Well, if you love tobacco that much, then visiting the Duke Homestead State Historic Site and Tobacco Museum is right up your alley!
The growth of tobacco was the financial backbone that was used to grow and develop Durham, North Carolina in the mid 1800’s. I was awe-struck by this information especially since this hidden wealth of knowledge is not taught to students throughout their years spent in the American Education System.
When I entered into the Duke Homestead State Historic Site and Tobacco Museum it was like stepping back into time.
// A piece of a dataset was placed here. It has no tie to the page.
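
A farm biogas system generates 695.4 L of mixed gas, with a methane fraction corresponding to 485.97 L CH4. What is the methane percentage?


CH4% = V_CH4 / V_total * 100
= 485.97 / 695.4 * 100
= 69.8835%

69.8835%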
On a self-guided tour, I learned that Washington Duke and his sons worked together as a team to establish what is now known as the “international tobacco empire.”
The showcases depicted the cultivation of the land on the tobacco farm, the barns that the tobacco was once stored in, and the original home of Washington Duke and his family. There were black and white photos of the Duke family that hung on the wall because the cameras with color didn’t exist during that time period.
What I enjoyed the most was the exhibits that were presented as a pictorial story. For example, the exhibit “The Growth Stages and Crop Management,” exemplifies the various growth stages of tobacco from the beginning to the end. Additional photos included actual farmers working the land in the 1800’s and eventually ended with the modern day technology used to grow tobacco.
It is one thing to see how life was in the 18th century in a photo and it is another to see the original tools and factory machines that played a significant role in the production of tobacco.
One of the most intriguing exhibits were the“Farming Tools” in which the tools used on the tobacco farm back then was on display for us to see today. Similarly, there was the vending machine marked “Cigarette,” the “Cigarette Packers,” the “Quest Cutter,” and the “SCM Maker” just to name a few. What was pretty cool about these exhibits was that they had male and female mannequins that were dressed in the 1800th clothing attire and they appeared to be busy operating the machines. As of right now your probably wondering why I was interested in visiting this museum.
Well just to be clear, I do not smoke, chew or eat tobacco ice cream. However, the Duke Homestead State Historic Site and Tobacco Museum is a very unique and I couldn’t resist the opportunity to check this place out!